Ski trip for students of Oxford and Cambridge universities

Varsity Trip is the official annual ski trip organised for students of Oxford and Cambridge universities. The first event was held in Wengen, Switzerland in 1922, with British students racing against each other and the local Wengen Ski Club. The event attracted 3,200 participants in 2011, and is the largest student snowsports event in the world.

== History ==
Varsity Trip was founded as the facilitator of the Blues Ski Races between the University of Oxford and Cambridge University in 1922; at this time skiing was an expensive sport and it was almost exclusively attended by the racers and their families. However, even by the early 1960s the trip had grown to over 500 people of a wider range of abilities. Whilst originally a Christmas and New Year event, the trip has also gradually moved earlier to take advantage of lower prices. The trip now usually takes place in the first week of the university holidays in December, which is the first week of the season for most resorts. On all but a couple of occasions, the trip has visited the Alps, with the majority of recent trips travelling to one of the larger resorts in the French Alps, such as Val Thorens and Tignes.

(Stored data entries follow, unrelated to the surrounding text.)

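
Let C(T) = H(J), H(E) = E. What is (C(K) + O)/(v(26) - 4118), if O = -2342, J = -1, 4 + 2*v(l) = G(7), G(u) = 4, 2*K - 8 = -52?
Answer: 33/58 ≈ 0.56897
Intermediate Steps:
K = -22 (K = 4 + (1/2)*(-52) = 4 - 26 = -22)
v(l) = 0 (v(l) = -2 + (1/2)*4 = -2 + 2 = 0)
C(T) = -1
(C(K) + O)/(v(26) - 4118) = (-1 - 2342)/(0 - 4118) = -2343/(-4118) = -2343*(-1/4118) = 33/58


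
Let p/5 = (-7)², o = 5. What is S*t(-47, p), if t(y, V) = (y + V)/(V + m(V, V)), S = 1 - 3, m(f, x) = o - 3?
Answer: -396/247 ≈ -1.6032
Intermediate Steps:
m(f, x) = 2 (m(f, x) = 5 - 3 = 2)
p = 245 (p = 5*(-7)² = 5*49 = 245)
S = -2
t(y, V) = (V + y)/(2 + V) (t(y, V) = (y + V)/(V + 2) = (V + y)/(2 + V))
S*t(-47, p) = -2*(245 - 47)/(2 + 245) = -2*198/247 = -396/247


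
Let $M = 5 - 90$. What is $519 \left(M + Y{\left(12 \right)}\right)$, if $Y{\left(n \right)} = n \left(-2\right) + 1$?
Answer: $-56052$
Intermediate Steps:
$Y{\left(n \right)} = 1 - 2 n$ ($Y{\left(n \right)} = - 2 n + 1 = 1 - 2 n$)
$M = -85$ ($M = 5 - 90 = -85$)
$519 \left(M + Y{\left(12 \right)}\right) = 519 \left(-85 + \left(1 - 24\right)\right) = 519 \left(-85 - 23\right) = 519 \left(-108\right) = -56052$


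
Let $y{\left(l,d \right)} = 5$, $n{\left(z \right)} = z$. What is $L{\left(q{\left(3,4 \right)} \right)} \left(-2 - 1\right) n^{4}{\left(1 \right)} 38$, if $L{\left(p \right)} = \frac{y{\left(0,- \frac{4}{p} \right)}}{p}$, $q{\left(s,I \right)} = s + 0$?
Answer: $-190$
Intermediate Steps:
$q{\left(s,I \right)} = s$
$L{\left(p \right)} = \frac{5}{p}$
$L{\left(q{\left(3,4 \right)} \right)} \left(-2 - 1\right) n^{4}{\left(1 \right)} 38 = \frac{5}{3} \left(-2 - 1\right) 1^{4} \cdot 38 = 5 \cdot \frac{1}{3} \left(\left(-3\right) 1\right) 38 = \frac{5}{3} \left(-3\right) 38 = \left(-5\right) 38 = -190$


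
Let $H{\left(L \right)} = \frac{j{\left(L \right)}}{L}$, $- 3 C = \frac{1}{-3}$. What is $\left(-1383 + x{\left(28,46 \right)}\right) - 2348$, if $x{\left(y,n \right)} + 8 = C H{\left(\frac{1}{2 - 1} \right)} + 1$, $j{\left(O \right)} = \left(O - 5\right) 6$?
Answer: $- \frac{11222}{3} \approx -3740.7$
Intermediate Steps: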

The Final Night Party is an extremely popular event each year, usually with performances from global superstars. In 2015, Tinie Tempah performed, with Ms. Dynamite supporting.

== Racing ==
The Blues race bears the distinction of being the world's oldest team ski event, with the racing event starting off as purely a downhill event, with slalom, jumping and langlauf counting for the first time in 1929. By 1955, Giant Slalom had been introduced, and the downhill and non-alpine events dropped. This is the same format that the competition takes to this day, with teams of 6 competing across the two disciplines. The combined time for each team is the 4 fastest racers in each discipline. A separate women's event was first run in 1980.
More recently, a selection of supplementary events have been trialled including the Combi and Super G events. The most recent competition to be introduced was the Super G event in 2007, which was won by Ben van Zwanenberg (Oxford).

The sport now has a Half Blue status at both universities, but this was not originally the case with the matter still being debated prior to the 1930 races. The top four racers in the first men's and women's teams are automatically awarded Half Blues. At the discretion of the Race Captain, another two Half Blues can be awarded; and, if certain conditions have been met, a Full Blue can be awarded. In 2014, the competition extended to snowboarders.

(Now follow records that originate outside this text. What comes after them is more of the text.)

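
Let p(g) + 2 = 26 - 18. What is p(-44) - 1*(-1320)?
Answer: 1326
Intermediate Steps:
p(g) = 6 (p(g) = -2 + (26 - 18) = -2 + 8 = 6)
p(-44) - 1*(-1320) = 6 - 1*(-1320) = 6 + 1320 = 1326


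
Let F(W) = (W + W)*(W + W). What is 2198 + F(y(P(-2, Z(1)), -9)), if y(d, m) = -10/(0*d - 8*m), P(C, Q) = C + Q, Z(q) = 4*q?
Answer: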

Notable past competitors include Roger Bushell who captained the Cambridge side and won the slalom event in 1931, and physicist Ondrej Krivanek who won the slalom in 1975. A number of Olympic skiers have also competed in the event including James Palmer-Tomkinson who won for Oxford in 1935 prior to competing in the 1936 Winter Olympics (the first Olympics at which Alpine Skiing was an event), his son Christopher Palmer-Tomkinson who also won for Oxford in 1961 before attending the 1964 Winter Olympics, and V. Goodwin in 1955.

== Controversy ==
In January 2011, the December 2010 Varsity Trip's "Valley Rally" was criticised in the press after photographs were published on Facebook showing half naked students taking part in debauchery and lewd contests. The Scott Dunn travel agency, provider of prizes for the event which was held at Val Thorens in the French Alps, issued a statement saying that they did not endorse the "inappropriate behaviour" and that they "will have no future involvement" with the student-run event. The dean of St Anne's College at Oxford, Dr. Geraldine Hazburn, warned students that such behaviour was against school regulations, and that they should not "intentionally or recklessly engage in conduct likely to bring the college into disrepute". The "Valley Rally" has not taken place on the trip since.